Nearly a month ago, when a lawless mob of Trump supporters rampaged through the U.S. Capitol, Alexandria Ocasio-Cortez says she had “a very close encounter” that led her to believe she “was going to die.” On Monday night, the progressive representative returned to Instagram Live to describe in more detail that harrowing experience — but before getting into it, she took a moment to address some comments from Republicans, who have said she should simply move past the incident.
Through a quivering voice, Ocasio-Cortez acknowledged that she was “getting emotional” but that these calls to move on — “that it’s not a big deal, that we should forget what’s happened” — are both unacceptable and demoralizing. “These are the same tactics of abusers,” Ocasio-Cortez said. She then revealed she was a survivor of sexual assault, adding, “I haven’t told many people in my life.” (“It’s not a thing about hiding or anything like that,” she explained, “but sometimes you just can’t tell the same story over and over.”)
“When we go through trauma, trauma compounds on each other,” she continued. “And so whether you had a neglectful parent, or whether you had someone who was verbally abusive to you, whether you are a survivor of abuse — whether you experience any sort of trauma in your life small to large, these episodes can compound on one another.”
Though this is the first time Ocasio-Cortez has publicly referenced her own experience with sexual assault, she has repeatedly used her congressional platform to stand up against abuse.
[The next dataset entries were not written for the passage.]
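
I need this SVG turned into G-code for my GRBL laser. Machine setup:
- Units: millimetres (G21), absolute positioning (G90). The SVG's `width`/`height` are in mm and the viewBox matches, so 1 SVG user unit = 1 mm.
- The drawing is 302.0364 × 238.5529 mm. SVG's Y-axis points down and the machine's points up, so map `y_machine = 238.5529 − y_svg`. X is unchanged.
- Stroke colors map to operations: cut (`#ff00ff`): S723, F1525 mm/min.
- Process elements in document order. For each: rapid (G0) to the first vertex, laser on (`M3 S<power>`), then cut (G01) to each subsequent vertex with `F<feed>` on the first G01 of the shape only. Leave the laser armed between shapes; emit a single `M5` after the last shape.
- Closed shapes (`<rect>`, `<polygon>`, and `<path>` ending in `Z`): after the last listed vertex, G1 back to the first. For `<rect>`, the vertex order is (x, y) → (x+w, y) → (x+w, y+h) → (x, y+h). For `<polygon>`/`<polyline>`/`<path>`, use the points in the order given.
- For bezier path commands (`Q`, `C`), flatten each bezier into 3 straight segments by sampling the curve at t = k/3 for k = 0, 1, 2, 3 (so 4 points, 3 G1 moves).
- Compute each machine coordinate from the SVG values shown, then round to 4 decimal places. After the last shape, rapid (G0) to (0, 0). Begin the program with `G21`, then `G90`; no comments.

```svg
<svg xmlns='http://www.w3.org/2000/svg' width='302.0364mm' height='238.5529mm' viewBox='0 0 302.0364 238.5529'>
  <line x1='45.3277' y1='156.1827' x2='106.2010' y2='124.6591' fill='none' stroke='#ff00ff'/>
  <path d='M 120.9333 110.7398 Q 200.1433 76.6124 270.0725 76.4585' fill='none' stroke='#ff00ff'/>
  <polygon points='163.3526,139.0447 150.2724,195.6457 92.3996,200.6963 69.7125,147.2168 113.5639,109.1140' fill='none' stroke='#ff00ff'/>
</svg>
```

Since the viewBox matches the mm dimensions, user units are millimetres directly. The only transform is the Y-flip y_m = 238.5529 − y_svg.

Shape 1 is a line segment drawn with `<line>`. Its stroke #ff00ff means cut at S723, F1525. After flipping Y the toolpath is (45.3277,82.3702) → (106.2010,113.8938).

Shape 2 is a quadratic bezier drawn with `<path>`. Its stroke #ff00ff means cut at S723, F1525. After flipping Y the toolpath is (120.9333,127.8131) → (172.7088,146.7899) → (222.4218,158.2170) → (270.0725,162.0944).

Shape 3 is a regular polygon drawn with `<polygon>`. Its stroke #ff00ff means cut at S723, F1525. After flipping Y the toolpath is (163.3526,99.5082) → (150.2724,42.9072) → (92.3996,37.8566) → (69.7125,91.3361) → (113.5639,129.4389) → (163.3526,99.5082), returning to the start.

G21
G90
G0 X45.3277 Y82.3702
M3 S723
G01 X106.2010 Y113.8938 F1525
G0 X120.9333 Y127.8131
M3 S723
G01 X172.7088 Y146.7899 F1525
G01 X222.4218 Y158.2170
G01 X270.0725 Y162.0944
G0 X163.3526 Y99.5082
M3 S723
G01 X150.2724 Y42.9072 F1525
G01 X92.3996 Y37.8566
G01 X69.7125 Y91.3361
G01 X113.5639 Y129.4389
G01 X163.3526 Y99.5082
M5
G0 X0.0000 Y0.0000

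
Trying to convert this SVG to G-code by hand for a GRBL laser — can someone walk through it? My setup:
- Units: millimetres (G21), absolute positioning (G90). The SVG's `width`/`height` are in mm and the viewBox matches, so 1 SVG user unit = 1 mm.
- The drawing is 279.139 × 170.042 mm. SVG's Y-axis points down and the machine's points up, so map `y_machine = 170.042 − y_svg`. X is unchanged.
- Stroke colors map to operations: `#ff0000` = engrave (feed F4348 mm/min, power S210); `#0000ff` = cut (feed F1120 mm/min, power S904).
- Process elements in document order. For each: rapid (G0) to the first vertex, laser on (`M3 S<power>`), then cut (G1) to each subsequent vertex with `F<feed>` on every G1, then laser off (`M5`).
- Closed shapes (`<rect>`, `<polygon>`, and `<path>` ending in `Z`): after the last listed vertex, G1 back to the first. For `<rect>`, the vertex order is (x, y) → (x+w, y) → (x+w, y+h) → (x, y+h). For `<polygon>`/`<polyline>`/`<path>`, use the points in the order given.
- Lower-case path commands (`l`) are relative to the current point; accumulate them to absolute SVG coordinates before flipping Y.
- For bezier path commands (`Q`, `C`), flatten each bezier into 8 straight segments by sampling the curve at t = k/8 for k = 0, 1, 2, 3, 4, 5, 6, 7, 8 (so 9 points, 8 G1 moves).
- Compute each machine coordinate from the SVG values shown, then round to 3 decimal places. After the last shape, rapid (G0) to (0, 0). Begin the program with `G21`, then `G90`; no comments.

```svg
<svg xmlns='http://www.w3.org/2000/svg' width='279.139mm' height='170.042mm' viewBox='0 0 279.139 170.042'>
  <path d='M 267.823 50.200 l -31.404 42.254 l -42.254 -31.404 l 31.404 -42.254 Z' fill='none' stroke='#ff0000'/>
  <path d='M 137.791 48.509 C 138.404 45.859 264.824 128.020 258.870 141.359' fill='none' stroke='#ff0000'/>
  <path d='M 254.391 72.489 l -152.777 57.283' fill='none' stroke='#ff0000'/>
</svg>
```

G21
G90
G0 X267.823 Y119.842
M3 S210
G1 X236.419 Y77.588 F4348
G1 X194.165 Y108.992 F4348
G1 X225.569 Y151.246 F4348
G1 X267.823 Y119.842 F4348
M5
G0 X137.791 Y121.533
M3 S210
G1 X143.414 Y118.851 F4348
G1 X157.805 Y110.019 F4348
G1 X177.940 Y96.836 F4348
G1 X200.793 Y81.104 F4348
G1 X223.338 Y64.622 F4348
G1 X242.549 Y49.191 F4348
G1 X255.402 Y36.611 F4348
G1 X258.870 Y28.683 F4348
M5
G0 X254.391 Y97.553
M3 S210
G1 X101.614 Y40.270 F4348
M5
G0 X0.000 Y0.000

viewBox `0 0 279.139 170.042` with mm width/height → 1 unit = 1 mm. Flip: y_m = 170.042 − y_svg.

**Shape 1** — `<path>` regular polygon, stroke `#ff0000` → engrave (S210, F4348). Machine vertices: (267.823,119.842) → (236.419,77.588) → (194.165,108.992) → (225.569,151.246) → (267.823,119.842). Closed: final G1 returns to the first vertex.

**Shape 2** — `<path>` cubic bezier, stroke `#ff0000` → engrave (S210, F4348). Control points (SVG): P0=(137.791,48.509), P1=(138.404,45.859), P2=(264.824,128.020), P3=(258.870,141.359); sampled at t=k/8. Machine vertices: (137.791,121.533) → (143.414,118.851) → (157.805,110.019) → (177.940,96.836) → (200.793,81.104) → (223.338,64.622) → (242.549,49.191) → (255.402,36.611) → (258.870,28.683). Open path.

**Shape 3** — `<path>` line segment, stroke `#ff0000` → engrave (S210, F4348). Machine vertices: (254.391,97.553) → (101.614,40.270). Open path.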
During Trump’s State of the Union address in February 2019, she selected Ana Maria Archila — one of the women who confronted Senator Jeff Flake in an elevator during then-Supreme Court nominee Brett Kavanaugh’s confirmation hearings — as her guest, with the hope that Archila’s presence would serve as a reminder to all survivors that they “will not be silenced, diminished, or forgotten.” Then, after Republican Representative Ted Yoho accosted Ocasio-Cortez on the steps of the Capitol last July, allegedly calling her “rude” and a “fucking bitch,” Ocasio-Cortez took to the House floor to signal that no one should tolerate such sexist vitriol. “I could not allow my nieces, I could not allow the little girls that I go home to, I could not allow victims of verbal abuse and worse to see that,” she said in a blistering speech, later adding, “and I have to show my parents that I am their daughter and that they didn’t raise me to accept abuse from men.”
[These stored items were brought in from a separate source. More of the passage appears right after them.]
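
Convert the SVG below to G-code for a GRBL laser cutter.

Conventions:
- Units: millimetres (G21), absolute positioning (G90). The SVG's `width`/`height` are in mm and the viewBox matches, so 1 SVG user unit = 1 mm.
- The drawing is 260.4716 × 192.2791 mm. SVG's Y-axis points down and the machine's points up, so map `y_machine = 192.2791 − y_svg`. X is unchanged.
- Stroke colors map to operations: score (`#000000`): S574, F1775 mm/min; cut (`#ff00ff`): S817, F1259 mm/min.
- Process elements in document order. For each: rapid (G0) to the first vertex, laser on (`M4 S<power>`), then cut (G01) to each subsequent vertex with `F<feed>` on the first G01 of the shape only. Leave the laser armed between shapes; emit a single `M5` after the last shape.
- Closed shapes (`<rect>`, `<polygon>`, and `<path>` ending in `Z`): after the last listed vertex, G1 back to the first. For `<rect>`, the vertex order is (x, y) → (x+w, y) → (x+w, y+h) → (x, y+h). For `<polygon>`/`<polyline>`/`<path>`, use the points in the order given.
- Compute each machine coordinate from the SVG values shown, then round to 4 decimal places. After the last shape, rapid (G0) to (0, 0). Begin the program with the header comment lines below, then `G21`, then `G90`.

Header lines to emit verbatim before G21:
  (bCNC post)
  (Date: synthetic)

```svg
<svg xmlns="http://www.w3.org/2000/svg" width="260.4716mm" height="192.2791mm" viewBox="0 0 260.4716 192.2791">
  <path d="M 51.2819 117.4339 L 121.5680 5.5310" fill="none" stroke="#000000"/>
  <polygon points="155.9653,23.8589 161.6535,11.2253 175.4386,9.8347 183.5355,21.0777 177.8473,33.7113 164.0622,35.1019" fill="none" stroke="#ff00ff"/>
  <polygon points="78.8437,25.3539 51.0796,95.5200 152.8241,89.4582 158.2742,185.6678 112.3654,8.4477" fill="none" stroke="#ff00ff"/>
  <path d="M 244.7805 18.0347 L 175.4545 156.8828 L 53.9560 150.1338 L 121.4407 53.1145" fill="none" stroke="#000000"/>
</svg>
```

(bCNC post)
(Date: synthetic)
G21
G90
G0 X51.2819 Y74.8452
M4 S574
G01 X121.5680 Y186.7481 F1775
G0 X155.9653 Y168.4202
M4 S817
G01 X161.6535 Y181.0538 F1259
G01 X175.4386 Y182.4444
G01 X183.5355 Y171.2014
G01 X177.8473 Y158.5678
G01 X164.0622 Y157.1772
G01 X155.9653 Y168.4202
G0 X78.8437 Y166.9252
M4 S817
G01 X51.0796 Y96.7591 F1259
G01 X152.8241 Y102.8209
G01 X158.2742 Y6.6113
G01 X112.3654 Y183.8314
G01 X78.8437 Y166.9252
G0 X244.7805 Y174.2444
M4 S574
G01 X175.4545 Y35.3963 F1775
G01 X53.9560 Y42.1453
G01 X121.4407 Y139.1646
M5
G0 X0.0000 Y0.0000

viewBox `0 0 260.4716 192.2791` with mm width/height → 1 unit = 1 mm. Flip: y_m = 192.2791 − y_svg.

**Shape 1** — `<path>` line segment, stroke `#000000` → score (S574, F1775). Machine vertices: (51.2819,74.8452) → (121.5680,186.7481). Open path.

**Shape 2** — `<polygon>` regular polygon, stroke `#ff00ff` → cut (S817, F1259). Machine vertices: (155.9653,168.4202) → (161.6535,181.0538) → (175.4386,182.4444) → (183.5355,171.2014) → (177.8473,158.5678) → (164.0622,157.1772) → (155.9653,168.4202). Closed: final G1 returns to the first vertex.

**Shape 3** — `<polygon>` closed polygon, stroke `#ff00ff` → cut (S817, F1259). Machine vertices: (78.8437,166.9252) → (51.0796,96.7591) → (152.8241,102.8209) → (158.2742,6.6113) → (112.3654,183.8314) → (78.8437,166.9252). Closed: final G1 returns to the first vertex.

**Shape 4** — `<path>` open polyline, stroke `#000000` → score (S574, F1775). Machine vertices: (244.7805,174.2444) → (175.4545,35.3963) → (53.9560,42.1453) → (121.4407,139.1646). Open path.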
Ocasio-Cortez went on to describe what happened to her during the insurrection. She recalled hearing a man yelling, “Where is she?” as she hid in her office bathroom. “This is the moment where I thought everything was over … It felt like my brain was able to have so many thoughts in that moment between these screams and these yells.” Through the door hinge from the bathroom, she was then able to see the apparent source of the cries: a Capitol police officer who looked at her with “a tremendous amount of anger and hostility.” Eventually, Ocasio-Cortez and a staffer were able to flee and find shelter in the office of Representative Katie Porter.
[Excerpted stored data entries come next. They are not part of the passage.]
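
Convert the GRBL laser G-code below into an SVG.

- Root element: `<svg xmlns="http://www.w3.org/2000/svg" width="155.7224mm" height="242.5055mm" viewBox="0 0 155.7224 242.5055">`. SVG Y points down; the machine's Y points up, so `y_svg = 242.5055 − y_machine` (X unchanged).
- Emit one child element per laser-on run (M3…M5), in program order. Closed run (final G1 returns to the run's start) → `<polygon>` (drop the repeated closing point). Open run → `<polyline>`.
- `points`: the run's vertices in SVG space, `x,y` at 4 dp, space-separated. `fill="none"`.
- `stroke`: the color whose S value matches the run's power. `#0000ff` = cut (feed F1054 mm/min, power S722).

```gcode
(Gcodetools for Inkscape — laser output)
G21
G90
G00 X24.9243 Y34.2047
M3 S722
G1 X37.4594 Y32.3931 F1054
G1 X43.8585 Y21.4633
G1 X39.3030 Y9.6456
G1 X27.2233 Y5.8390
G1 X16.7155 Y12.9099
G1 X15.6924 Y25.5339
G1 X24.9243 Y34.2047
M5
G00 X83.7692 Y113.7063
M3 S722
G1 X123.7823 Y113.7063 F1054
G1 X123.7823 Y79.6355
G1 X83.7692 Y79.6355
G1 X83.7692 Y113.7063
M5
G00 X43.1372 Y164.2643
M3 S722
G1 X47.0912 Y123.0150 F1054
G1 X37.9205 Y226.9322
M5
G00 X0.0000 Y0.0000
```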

In last night’s livestream, Ocasio-Cortez sent a resilient, defiant message, emphasizing that she would not be silenced: “I’m not going to let it happen to me again. I’m not going to let it happen to the other people who’ve been victimized by this situation again.” As she noted at one point: “We cannot heal without accountability. All these people telling us to move on are doing so at their own convenience.”